Second Place - $3,000: Environmental, Energetic and Economic Potential of Biochar

photo of Johannes Lehman accepting 2nd Prize

Investigators: Johannes Lehmann (C&SS), Norm Scott (B&EE), Brent Gloy (AE&M), Antonio Bento (AE&M), Stephen Younger (CFNP), Janice Thies (C&SS), John Gaunt (C&SS), Lindsay Anderson (B&EE), Drew Lewis (CUAES), Francis Vanek (C&EE)

This project seeks to quantify the economic, energetic, and environmental potential of biochar at scales from local to global, through an interdisciplinary team based at Cornell. Biochar is the stable, carbon-rich product produced by thermal decomposition when biomass is heated in an anoxic environment (pyrolysis). First studied in the fertile Terra Preta soils of the Amazon, it can also be produced today in modern bioenergy systems.

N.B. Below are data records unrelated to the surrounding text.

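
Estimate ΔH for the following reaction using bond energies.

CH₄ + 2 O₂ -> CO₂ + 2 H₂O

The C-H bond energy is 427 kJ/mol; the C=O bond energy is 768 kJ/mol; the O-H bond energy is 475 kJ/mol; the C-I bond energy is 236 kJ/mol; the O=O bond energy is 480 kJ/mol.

ΔH ≈ −768 kJ

Bonds broken (reactants):
  C-H: 4 × 427 = 1708
  O=O: 2 × 480 = 960
  Σ(broken) = 2668 kJ
Bonds formed (products):
  C=O: 2 × 768 = 1536
  O-H: 4 × 475 = 1900
  Σ(formed) = 3436 kJ
ΔH = Σ(broken) − Σ(formed) = 2668 − 3436 = −768 kJ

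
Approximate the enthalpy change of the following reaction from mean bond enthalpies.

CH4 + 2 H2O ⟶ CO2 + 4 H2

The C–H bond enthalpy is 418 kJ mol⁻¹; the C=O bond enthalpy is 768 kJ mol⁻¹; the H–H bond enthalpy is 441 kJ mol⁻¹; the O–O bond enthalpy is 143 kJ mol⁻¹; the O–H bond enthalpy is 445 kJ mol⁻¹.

Bonds broken (reactants):
  C–H: 4 × 418 = 1672
  O–H: 4 × 445 = 1780
  Σ(broken) = 3452 kJ
Bonds formed (products):
  C=O: 2 × 768 = 1536
  H–H: 4 × 441 = 1764
  Σ(formed) = 3300 kJ
ΔH = Σ(broken) − Σ(formed) = 3452 − 3300 = +152 kJ

ΔH ≈ +152 kJ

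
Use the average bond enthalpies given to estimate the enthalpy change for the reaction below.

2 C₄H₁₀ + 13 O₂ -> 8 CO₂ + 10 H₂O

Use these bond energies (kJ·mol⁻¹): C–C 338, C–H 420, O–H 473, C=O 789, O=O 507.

ΔH ≈ −5065 kJ

Bonds broken (reactants):
  C–C: 6 × 338 = 2028
  C–H: 20 × 420 = 8400
  O=O: 13 × 507 = 6591
  Σ(broken) = 17019 kJ
Bonds formed (products):
  C=O: 16 × 789 = 12624
  O–H: 20 × 473 = 9460
  Σ(formed) = 22084 kJ
ΔH = Σ(broken) − Σ(formed) = 17019 − 22084 = −5065 kJ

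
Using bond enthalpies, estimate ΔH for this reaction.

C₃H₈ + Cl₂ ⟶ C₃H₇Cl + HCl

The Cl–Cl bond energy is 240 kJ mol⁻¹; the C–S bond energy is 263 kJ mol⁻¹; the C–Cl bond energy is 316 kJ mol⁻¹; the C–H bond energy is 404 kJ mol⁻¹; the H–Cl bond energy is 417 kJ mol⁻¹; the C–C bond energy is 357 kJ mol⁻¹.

Bonds broken (reactants):
  C–C: 2 × 357 = 714
  C–H: 8 × 404 = 3232
  Cl–Cl: 1 × 240 = 240
  Σ(broken) = 4186 kJ
Bonds formed (products):
  C–C: 2 × 357 = 714
  C–Cl: 1 × 316 = 316
  C–H: 7 × 404 = 2828
  H–Cl: 1 × 417 = 417
  Σ(formed) = 4275 kJ
ΔH = Σ(broken) − Σ(formed) = 4186 − 4275 = −89 kJ

ΔH ≈ −89 kJ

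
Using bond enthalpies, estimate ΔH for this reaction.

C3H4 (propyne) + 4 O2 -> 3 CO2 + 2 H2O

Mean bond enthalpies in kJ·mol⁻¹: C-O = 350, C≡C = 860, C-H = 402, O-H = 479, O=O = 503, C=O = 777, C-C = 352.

Bonds broken (reactants):
  C≡C: 1 × 860 = 860
  C-C: 1 × 352 = 352
  C-H: 4 × 402 = 1608
  O=O: 4 × 503 = 2012
  Σ(broken) = 4832 kJ
Bonds formed (products):
  C=O: 6 × 777 = 4662
  O-H: 4 × 479 = 1916
  Σ(formed) = 6578 kJ
ΔH = Σ(broken) − Σ(formed) = 4832 − 6578 = −1746 kJ

ΔH ≈ −1746 kJ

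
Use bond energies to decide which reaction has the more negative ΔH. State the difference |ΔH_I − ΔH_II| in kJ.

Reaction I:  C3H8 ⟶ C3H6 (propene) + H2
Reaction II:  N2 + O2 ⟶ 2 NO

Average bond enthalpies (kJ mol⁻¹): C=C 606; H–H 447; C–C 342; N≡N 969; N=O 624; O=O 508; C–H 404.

Reaction I, by 132 kJ

Reaction I:
  Bonds broken (reactants):
    C–C: 2 × 342 = 684
    C–H: 8 × 404 = 3232
    Σ(broken) = 3916 kJ
  Bonds formed (products):
    C–C: 1 × 342 = 342
    C–H: 6 × 404 = 2424
    C=C: 1 × 606 = 606
    H–H: 1 × 447 = 447
    Σ(formed) = 3819 kJ
  ΔH_I = 3916 − 3819 = +97 kJ
Reaction II:
  Bonds broken (reactants):
    N≡N: 1 × 969 = 969
    O=O: 1 × 508 = 508
    Σ(broken) = 1477 kJ
  Bonds formed (products):
    N=O: 2 × 624 = 1248
    Σ(formed) = 1248 kJ
  ΔH_II = 1477 − 1248 = +229 kJ
ΔH_I − ΔH_II = −132 kJ, so reaction I has the more negative ΔH; |ΔH_I − ΔH_II| = 132 kJ.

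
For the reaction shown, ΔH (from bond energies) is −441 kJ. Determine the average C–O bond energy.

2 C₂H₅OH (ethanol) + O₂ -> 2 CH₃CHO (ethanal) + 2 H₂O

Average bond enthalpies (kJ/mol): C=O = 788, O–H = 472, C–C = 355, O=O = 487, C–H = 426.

Let D be the C–O bond energy.
Σ(broken) = 2×355 + 10×426 + 2×D + 2×472 + 1×487 = 6401 + 2D
Σ(formed) = 2×355 + 8×426 + 2×788 + 4×472 = 7582
ΔH = Σ(broken) − Σ(formed) = (6401 + 2D) − (7582) = −1181 + 2D
Setting this equal to −441 kJ gives 2D = 740, so D = 370 kJ/mol.

D(C–O) ≈ 370 kJ/mol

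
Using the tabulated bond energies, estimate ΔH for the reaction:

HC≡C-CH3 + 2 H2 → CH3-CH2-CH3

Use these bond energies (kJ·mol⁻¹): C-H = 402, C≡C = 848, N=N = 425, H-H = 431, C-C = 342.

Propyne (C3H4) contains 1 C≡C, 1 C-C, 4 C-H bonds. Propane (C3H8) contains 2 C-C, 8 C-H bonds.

Bonds broken (reactants):
  C≡C: 1 × 848 = 848
  C-C: 1 × 342 = 342
  C-H: 4 × 402 = 1608
  H-H: 2 × 431 = 862
  Σ(broken) = 3660 kJ
Bonds formed (products):
  C-C: 2 × 342 = 684
  C-H: 8 × 402 = 3216
  Σ(formed) = 3900 kJ
ΔH = Σ(broken) − Σ(formed) = 3660 − 3900 = −240 kJ

ΔH ≈ −240 kJ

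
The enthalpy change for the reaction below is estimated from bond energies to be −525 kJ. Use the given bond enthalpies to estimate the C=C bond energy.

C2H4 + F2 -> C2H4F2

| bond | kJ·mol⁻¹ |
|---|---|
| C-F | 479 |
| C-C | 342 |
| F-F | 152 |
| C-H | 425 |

D(C=C) ≈ 623 kJ/mol

Let D be the C=C bond energy.
Σ(broken) = 4×425 + 1×D + 1×152 = 1852 + D
Σ(formed) = 1×342 + 2×479 + 4×425 = 3000
ΔH = Σ(broken) − Σ(formed) = (1852 + D) − (3000) = −1148 + D
Setting this equal to −525 kJ gives D = 623 kJ/mol.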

Its potential uses are directly linked to major global issues of sustainability such as climate change, energy production, fertilizer use efficiency and soil health.

Third Place - $1,000: Vibro-Wind Technology: Alternative Wind Energy Systems for Buildings

photo of Frank Moon accepting Second Prize

Investigators: Francis Moon (M&AE), Ephrahim Garcia (M&AE), Hod Lipson (M&AE), Charles Williamson (M&AE), Wolfgang Sachse (T&AM, M&AE), Kevin Pratt (ARCH)

The focus of this project is to investigate the principles and feasibility of 'vibro-wind power' i.e. harvesting energy from the wind as it flows around commercial and residential buildings as an alternative to conventional rotary wind turbines. The basic science involves energy extraction from bodies induced to vibrate due to the action of fluid flow and vortices around flexible structures. Our approach will be to consider the effects of wind on single or multiple interacting flexible structures, such as cantilevers mounted to a surface with a wide range of length scales from the millimeter to the meter scale.